Une bourse aux idées

Simple maître de confé­rence iso­lé comme tant d’autres dans mon éta­blis­se­ment, je n’ai guère de moyen de peser sur le cours des choses, et peu de chance d’analyser à la per­fec­tion les situa­tions et enjeux glo­baux aux­quels nous devons faire face. Mais si nous pou­vions ouvrir ici, par exemple à la suite de ce post, une sorte de « bourse aux idées nou­velles » en matière de résis­tance, d’indiscipline et de déso­béis­sance, je trouve que ce serait déjà un grand pas vers la « sor­tie de notre mino­ri­té » chère au père Kant.

Posons les règles du jeu. En fait, LA règle du jeu, qui sera simple : puisque tout a déjà échoué, refu­sons les solu­tions déjà ten­tées. N’ajoutons aucun bruit au bruit ambiant des syn­di­ca­listes, des cor­po­ra­tismes et des idéo­logues qui n’ont pas vu chan­ger le cours du monde et dont nous ne pou­vons par­ta­ger les inté­rêts. Repre­nons tout à zéro.

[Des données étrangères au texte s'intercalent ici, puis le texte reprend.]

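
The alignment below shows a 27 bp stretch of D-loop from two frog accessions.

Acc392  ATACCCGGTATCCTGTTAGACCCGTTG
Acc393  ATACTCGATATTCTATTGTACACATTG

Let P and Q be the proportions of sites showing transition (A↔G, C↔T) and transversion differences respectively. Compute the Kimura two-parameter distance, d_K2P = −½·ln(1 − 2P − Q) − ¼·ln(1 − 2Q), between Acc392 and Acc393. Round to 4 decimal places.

Differing sites — 5:C/T (Ti); 8:G/A (Ti); 12:C/T (Ti); 15:G/A (Ti); 18:A/G (Ti); 19:G/T (Tv); 22:C/A (Tv); 24:G/A (Ti).
Of the 8 differences, 6 transitions and 2 transversions over 27 sites: P = 6/27 = 0.222222, Q = 2/27 = 0.074074.
d = −0.5·ln(0.481482) − 0.25·ln(0.851852) = −0.5·(-0.730886) − 0.25·(-0.160342) = 0.4055.

0.4055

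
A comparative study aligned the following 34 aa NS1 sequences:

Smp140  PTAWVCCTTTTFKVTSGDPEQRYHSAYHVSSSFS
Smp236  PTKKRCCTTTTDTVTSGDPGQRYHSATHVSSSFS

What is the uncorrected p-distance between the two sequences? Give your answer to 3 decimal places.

0.206

The sequences differ at positions 3 (A/K), 4 (W/K), 5 (V/R), 12 (F/D), 13 (K/T), 20 (E/G), 27 (Y/T).
There are 7 differences over 34 sites, so p = 7/34 = 0.206.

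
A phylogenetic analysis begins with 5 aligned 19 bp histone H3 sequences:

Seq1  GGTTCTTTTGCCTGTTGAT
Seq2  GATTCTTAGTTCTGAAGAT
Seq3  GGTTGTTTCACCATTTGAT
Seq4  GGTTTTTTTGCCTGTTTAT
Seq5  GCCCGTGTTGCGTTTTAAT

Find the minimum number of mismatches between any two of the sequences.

2

Pairwise Hamming distances:
  Seq1 vs Seq2: 7
  Seq1 vs Seq3: 5
  Seq1 vs Seq4: 2
  Seq1 vs Seq5: 8
  Seq2 vs Seq3: 10
  Seq2 vs Seq4: 9
  Seq2 vs Seq5: 14
  Seq3 vs Seq4: 6
  Seq3 vs Seq5: 9
  Seq4 vs Seq5: 8
The smallest is 2, between Seq1 and Seq4.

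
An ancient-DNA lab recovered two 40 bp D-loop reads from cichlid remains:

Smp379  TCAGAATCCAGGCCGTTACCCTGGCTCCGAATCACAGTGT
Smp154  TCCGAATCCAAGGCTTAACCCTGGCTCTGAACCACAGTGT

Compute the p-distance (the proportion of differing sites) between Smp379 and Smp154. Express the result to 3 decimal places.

Mismatches occur at site 3 (A↔C), site 11 (G↔A), site 13 (C↔G), site 15 (G↔T), site 17 (T↔A), site 28 (C↔T), site 32 (T↔C).
There are 7 differences over 40 sites, so p = 7/40 = 0.175.

0.175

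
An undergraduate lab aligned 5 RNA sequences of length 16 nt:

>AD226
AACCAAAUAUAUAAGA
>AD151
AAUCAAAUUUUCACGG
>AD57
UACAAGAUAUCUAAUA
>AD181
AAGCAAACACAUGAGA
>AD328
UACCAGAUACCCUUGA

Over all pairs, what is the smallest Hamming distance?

4

Pairwise Hamming distances:
  AD226 vs AD151: 6
  AD226 vs AD57: 5
  AD226 vs AD181: 4
  AD226 vs AD328: 7
  AD151 vs AD57: 10
  AD151 vs AD181: 9
  AD151 vs AD328: 9
  AD57 vs AD181: 9
  AD57 vs AD328: 6
  AD181 vs AD328: 8
The smallest is 4, between AD226 and AD181.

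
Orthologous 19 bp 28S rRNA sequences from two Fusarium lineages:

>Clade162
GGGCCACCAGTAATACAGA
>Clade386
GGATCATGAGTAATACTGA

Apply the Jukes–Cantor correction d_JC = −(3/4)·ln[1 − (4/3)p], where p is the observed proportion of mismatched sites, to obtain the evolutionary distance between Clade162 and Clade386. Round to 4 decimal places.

Mismatches occur at site 3 (G/A), site 4 (C/T), site 7 (C/T), site 8 (C/G), site 17 (A/T).
p = 5/19 = 0.263158.
d = −0.75 · ln(1 − (4/3)·0.263158) = −0.75 · ln(0.649123) = −0.75 · (-0.432133) = 0.3241.

0.3241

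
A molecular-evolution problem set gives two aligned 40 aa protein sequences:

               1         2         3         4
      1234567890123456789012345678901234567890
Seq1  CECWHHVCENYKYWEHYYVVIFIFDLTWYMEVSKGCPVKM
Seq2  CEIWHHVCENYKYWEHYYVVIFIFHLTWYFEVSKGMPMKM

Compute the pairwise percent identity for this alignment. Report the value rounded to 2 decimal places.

87.50%

The sequences differ at positions 3 (C/I), 25 (D/H), 30 (M/F), 36 (C/M), 38 (V/M).
35 of the 40 sites match, so the percent identity is 35/40 × 100 = 87.50%.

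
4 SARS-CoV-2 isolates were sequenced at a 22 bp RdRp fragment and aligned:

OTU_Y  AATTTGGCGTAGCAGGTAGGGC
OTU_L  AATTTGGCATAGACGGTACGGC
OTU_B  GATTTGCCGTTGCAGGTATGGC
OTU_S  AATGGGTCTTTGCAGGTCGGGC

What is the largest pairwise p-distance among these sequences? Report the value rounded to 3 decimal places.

0.409

Pairwise Hamming distances:
  OTU_Y vs OTU_L: 4
  OTU_Y vs OTU_B: 4
  OTU_Y vs OTU_S: 6
  OTU_L vs OTU_B: 7
  OTU_L vs OTU_S: 9
  OTU_B vs OTU_S: 7
The largest is 9 mismatches, between OTU_L and OTU_S; p = 9/22 = 0.409.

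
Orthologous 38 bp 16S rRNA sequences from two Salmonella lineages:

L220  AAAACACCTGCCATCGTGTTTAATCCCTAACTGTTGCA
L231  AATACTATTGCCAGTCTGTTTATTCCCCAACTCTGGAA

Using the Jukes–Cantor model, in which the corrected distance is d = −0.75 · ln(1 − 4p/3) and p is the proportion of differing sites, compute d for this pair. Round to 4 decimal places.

Differing sites — 3:A/T; 6:A/T; 7:C/A; 8:C/T; 14:T/G; 15:C/T; 16:G/C; 23:A/T; 28:T/C; 33:G/C; 35:T/G; 37:C/A.
p = 12/38 = 0.315789.
d = −0.75 · ln(1 − (4/3)·0.315789) = −0.75 · ln(0.578948) = −0.75 · (-0.546543) = 0.4099.

0.4099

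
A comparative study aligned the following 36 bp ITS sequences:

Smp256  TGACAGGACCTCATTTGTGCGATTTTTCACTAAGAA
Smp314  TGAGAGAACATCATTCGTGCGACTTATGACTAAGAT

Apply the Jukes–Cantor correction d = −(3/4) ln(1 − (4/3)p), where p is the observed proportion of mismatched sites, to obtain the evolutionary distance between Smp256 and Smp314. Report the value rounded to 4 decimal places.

Differing sites — 4:C/G; 7:G/A; 10:C/A; 16:T/C; 23:T/C; 26:T/A; 28:C/G; 36:A/T.
p = 8/36 = 0.222222.
d = −0.75 · ln(1 − (4/3)·0.222222) = −0.75 · ln(0.703704) = −0.75 · (-0.351397) = 0.2635.

0.2635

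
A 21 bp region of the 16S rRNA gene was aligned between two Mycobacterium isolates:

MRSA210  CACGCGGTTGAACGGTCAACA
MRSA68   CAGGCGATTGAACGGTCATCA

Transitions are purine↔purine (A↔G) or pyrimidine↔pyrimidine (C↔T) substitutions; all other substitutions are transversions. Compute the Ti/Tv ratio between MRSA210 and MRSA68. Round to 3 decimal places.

Differing sites — 3:C/G (Tv); 7:G/A (Ti); 19:A/T (Tv).
Of the 3 differences, 1 transition and 2 transversions, so Ti/Tv = 1/2 = 0.500.

0.500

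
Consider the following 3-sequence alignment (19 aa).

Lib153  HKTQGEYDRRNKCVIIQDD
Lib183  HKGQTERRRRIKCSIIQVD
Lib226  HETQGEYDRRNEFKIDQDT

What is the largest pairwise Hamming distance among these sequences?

12

Pairwise Hamming distances:
  Lib153 vs Lib183: 7
  Lib153 vs Lib226: 6
  Lib183 vs Lib226: 12
The largest is 12, between Lib183 and Lib226.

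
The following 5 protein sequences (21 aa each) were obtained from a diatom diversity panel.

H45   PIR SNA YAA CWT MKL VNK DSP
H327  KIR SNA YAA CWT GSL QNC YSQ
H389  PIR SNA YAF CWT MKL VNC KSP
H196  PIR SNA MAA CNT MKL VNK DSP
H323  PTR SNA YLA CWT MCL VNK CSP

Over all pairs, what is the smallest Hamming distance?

Pairwise Hamming distances:
  H45 vs H327: 7
  H45 vs H389: 3
  H45 vs H196: 2
  H45 vs H323: 4
  H327 vs H389: 7
  H327 vs H196: 9
  H327 vs H323: 9
  H389 vs H196: 5
  H389 vs H323: 6
  H196 vs H323: 6
The smallest is 2, between H45 and H196.

2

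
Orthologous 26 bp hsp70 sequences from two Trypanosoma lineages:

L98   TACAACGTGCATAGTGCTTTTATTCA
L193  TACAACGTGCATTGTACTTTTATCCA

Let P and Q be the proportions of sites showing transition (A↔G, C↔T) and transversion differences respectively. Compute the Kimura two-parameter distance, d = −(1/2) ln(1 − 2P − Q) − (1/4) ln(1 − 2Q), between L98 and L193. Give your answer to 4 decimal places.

0.1268

Mismatches occur at site 13 (A→T, transversion), site 16 (G→A, transition), site 24 (T→C, transition).
Of the 3 differences, 2 transitions and 1 transversion over 26 sites: P = 2/26 = 0.076923, Q = 1/26 = 0.038462.
d = −0.5·ln(0.807692) − 0.25·ln(0.923076) = −0.5·(-0.213574) − 0.25·(-0.080044) = 0.1268.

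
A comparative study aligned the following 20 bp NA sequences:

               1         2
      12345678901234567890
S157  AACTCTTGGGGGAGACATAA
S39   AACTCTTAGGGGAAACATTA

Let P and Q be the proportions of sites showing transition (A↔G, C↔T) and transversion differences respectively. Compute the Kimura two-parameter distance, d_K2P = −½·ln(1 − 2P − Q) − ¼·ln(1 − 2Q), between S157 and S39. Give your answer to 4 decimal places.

0.1702

Differing sites — 8:G/A (Ti); 14:G/A (Ti); 19:A/T (Tv).
Of the 3 differences, 2 transitions and 1 transversion over 20 sites: P = 2/20 = 0.100000, Q = 1/20 = 0.050000.
d = −0.5·ln(0.750000) − 0.25·ln(0.900000) = −0.5·(-0.287682) − 0.25·(-0.105361) = 0.1702.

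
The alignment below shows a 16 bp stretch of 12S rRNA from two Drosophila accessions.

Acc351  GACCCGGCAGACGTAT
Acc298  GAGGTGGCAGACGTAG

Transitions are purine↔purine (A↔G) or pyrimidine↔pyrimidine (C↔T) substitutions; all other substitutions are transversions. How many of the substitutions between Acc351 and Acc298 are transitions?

1

Differing sites — 3:C/G (Tv); 4:C/G (Tv); 5:C/T (Ti); 16:T/G (Tv).
Of the 4 differences, 1 transition and 3 transversions, so the answer is 1.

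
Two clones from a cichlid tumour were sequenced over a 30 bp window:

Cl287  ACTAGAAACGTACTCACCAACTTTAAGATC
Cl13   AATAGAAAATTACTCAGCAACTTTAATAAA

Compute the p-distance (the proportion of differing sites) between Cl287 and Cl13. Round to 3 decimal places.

Differing sites — 2:C/A; 9:C/A; 10:G/T; 17:C/G; 27:G/T; 29:T/A; 30:C/A.
There are 7 differences over 30 sites, so p = 7/30 = 0.233.

0.233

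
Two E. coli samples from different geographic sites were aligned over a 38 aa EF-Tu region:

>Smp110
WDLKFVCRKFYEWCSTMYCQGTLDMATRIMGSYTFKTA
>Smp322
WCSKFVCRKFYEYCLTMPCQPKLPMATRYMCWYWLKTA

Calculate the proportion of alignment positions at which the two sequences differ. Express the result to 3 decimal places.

Mismatches occur at site 2 (D→C), site 3 (L→S), site 13 (W→Y), site 15 (S→L), site 18 (Y→P), site 21 (G→P), site 22 (T→K), site 24 (D→P), site 29 (I→Y), site 31 (G→C), site 32 (S→W), site 34 (T→W), site 35 (F→L).
There are 13 differences over 38 sites, so p = 13/38 = 0.342.

0.342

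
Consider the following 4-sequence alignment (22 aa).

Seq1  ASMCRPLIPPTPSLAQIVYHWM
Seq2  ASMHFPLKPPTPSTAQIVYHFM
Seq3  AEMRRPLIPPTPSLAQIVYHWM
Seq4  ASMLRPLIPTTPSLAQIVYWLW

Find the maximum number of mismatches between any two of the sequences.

Pairwise Hamming distances:
  Seq1 vs Seq2: 5
  Seq1 vs Seq3: 2
  Seq1 vs Seq4: 5
  Seq2 vs Seq3: 6
  Seq2 vs Seq4: 8
  Seq3 vs Seq4: 6
The largest is 8, between Seq2 and Seq4.

8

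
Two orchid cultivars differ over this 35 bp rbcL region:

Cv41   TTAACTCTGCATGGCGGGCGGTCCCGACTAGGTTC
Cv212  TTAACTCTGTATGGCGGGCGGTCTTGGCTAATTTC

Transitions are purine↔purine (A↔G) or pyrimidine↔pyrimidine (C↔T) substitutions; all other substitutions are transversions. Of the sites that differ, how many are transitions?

Mismatches occur at site 10 (C/T, transition), site 24 (C/T, transition), site 25 (C/T, transition), site 27 (A/G, transition), site 31 (G/A, transition), site 32 (G/T, transversion).
Of the 6 differences, 5 transitions and 1 transversion, so the answer is 5.

5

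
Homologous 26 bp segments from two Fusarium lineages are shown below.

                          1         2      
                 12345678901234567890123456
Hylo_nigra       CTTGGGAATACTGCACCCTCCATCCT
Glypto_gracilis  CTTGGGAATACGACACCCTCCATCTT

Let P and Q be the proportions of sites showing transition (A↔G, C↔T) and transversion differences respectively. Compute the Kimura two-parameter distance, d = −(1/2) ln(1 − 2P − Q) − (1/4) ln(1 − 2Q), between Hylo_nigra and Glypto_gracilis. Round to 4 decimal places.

0.1268

Mismatches occur at site 12 (T/G, transversion), site 13 (G/A, transition), site 25 (C/T, transition).
Of the 3 differences, 2 transitions and 1 transversion over 26 sites: P = 2/26 = 0.076923, Q = 1/26 = 0.038462.
d = −0.5·ln(0.807692) − 0.25·ln(0.923076) = −0.5·(-0.213574) − 0.25·(-0.080044) = 0.1268.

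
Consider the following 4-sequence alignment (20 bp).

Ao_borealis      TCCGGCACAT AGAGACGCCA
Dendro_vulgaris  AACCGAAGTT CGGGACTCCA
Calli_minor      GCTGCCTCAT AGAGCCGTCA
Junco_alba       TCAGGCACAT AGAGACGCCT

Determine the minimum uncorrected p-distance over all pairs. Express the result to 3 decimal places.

0.100

Pairwise Hamming distances:
  Ao_borealis vs Dendro_vulgaris: 9
  Ao_borealis vs Calli_minor: 6
  Ao_borealis vs Junco_alba: 2
  Dendro_vulgaris vs Calli_minor: 14
  Dendro_vulgaris vs Junco_alba: 11
  Calli_minor vs Junco_alba: 7
The smallest is 2 mismatches, between Ao_borealis and Junco_alba; p = 2/20 = 0.100.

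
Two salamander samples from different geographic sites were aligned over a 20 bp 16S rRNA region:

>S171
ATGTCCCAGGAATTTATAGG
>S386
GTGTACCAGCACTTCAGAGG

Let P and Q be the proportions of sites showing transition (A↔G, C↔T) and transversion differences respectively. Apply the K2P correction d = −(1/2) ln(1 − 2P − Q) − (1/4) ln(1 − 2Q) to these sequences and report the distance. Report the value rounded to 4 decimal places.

Mismatches occur at site 1 (A↔G, transition), site 5 (C↔A, transversion), site 10 (G↔C, transversion), site 12 (A↔C, transversion), site 15 (T↔C, transition), site 17 (T↔G, transversion).
Of the 6 differences, 2 transitions and 4 transversions over 20 sites: P = 2/20 = 0.100000, Q = 4/20 = 0.200000.
d = −0.5·ln(0.600000) − 0.25·ln(0.600000) = −0.5·(-0.510826) − 0.25·(-0.510826) = 0.3831.

0.3831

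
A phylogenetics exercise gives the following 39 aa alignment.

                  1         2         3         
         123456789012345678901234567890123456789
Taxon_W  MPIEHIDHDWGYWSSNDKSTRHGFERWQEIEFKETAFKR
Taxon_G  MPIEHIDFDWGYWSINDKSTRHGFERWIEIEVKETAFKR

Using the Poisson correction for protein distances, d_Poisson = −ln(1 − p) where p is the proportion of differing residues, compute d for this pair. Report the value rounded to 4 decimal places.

0.1082

The sequences differ at positions 8 (H/F), 15 (S/I), 28 (Q/I), 32 (F/V).
p = 4/39 = 0.102564.
d = −ln(1 − 0.102564) = −ln(0.897436) = 0.1082.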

Pre­mière idée : si blo­quer l’appareil de pro­duc­tion est inutile dans le cas d’une uni­ver­si­té, c’est par manque d’analyse de là où se situe la « pro­duc­tion ». Pas dans le bâti­ment, qu’il est bien pue­ril de blo­quer. Mais dans ce que nos tutelles sont per­sua­dées d’être un « pro­duit » : tout sim­ple­ment nos signa­tures en bas de nos articles, qui sont sup­po­sées, depuis la régio­na­li­sa­tion, être accom­pa­gnées de la men­tion de l’université d’appartenance du cher­cheur, puisque le seul enjeu semble être celui du « rayon­ne­ment du ter­ri­toire » pour reprendre la rhé­to­rique tech­no­cra­tique en vigueur. Clas­se­ment de Shan­ghai oblige, d’après les der­niers textes qui nous ont été com­mu­ni­qués, il est deve­nu obli­ga­toire, pour qu’un article soit comp­ta­bi­li­sé dans nos éva­lua­tions, et que des cré­dits soient affec­tés au labo­ra­toire d’où émane l’article, de signer ain­si : Uni­ver­si­té Machin, Labo Truc, Cher­cheur (s) Lamb­da. Hé bien pre­nons nos tutelles au mot et refu­sons de signer nos articles autre­ment qu’avec nos seuls noms ! Ain­si, si cha­cun est soli­daire de cette démarche, nous blo­que­rons la pro­duc­tion de pro­duits consi­dé­rés comme utiles à la valo­ri­sa­tion du ter­ri­toire. Nous ferons alors d’une pierre deux coups. D’une part, nous refu­se­rons les cri­tères d’évaluation ne répon­dant qu’aux objec­tifs quan­ti­ta­tifs des éta­blis­se­ments et non à des cri­tères indexés sur la connais­sance, d’autre part nous blo­que­rons la « pro­duc­tion » de ces mêmes éta­blis­se­ments qui seront alors confron­tés à la réa­li­té : ce sont les cher­cheurs, et non les ter­ri­toires ou les éta­blis­se­ments qui pro­duisent des idées et des résul­tats, et ces idées et résul­tats ne sont pas des quan­ti­tés mesu­rables à l’aune de cri­tères éla­bo­rés par une dic­ta­ture, à Shan­ghai. On pour­rait de plus accom­pa­gner nos signa­tures indi­vi­duelles ou col­lec­tives d’un petit para­graphe, disant par exemple : « Opé­ra­tion résis­tance à la casse des uni­ver­si­tés et de la recherche : nous refu­sons de confondre connais­sance et mar­ché, et nous refu­sons de nous sou­mettre à des éva­lua­tions biblio­mé­triques qui n’ont aucun enjeu scien­ti­fique. C’est pour­quoi nous refu­sons de men­tion­ner nos éta­blis­se­ments d’accueil ».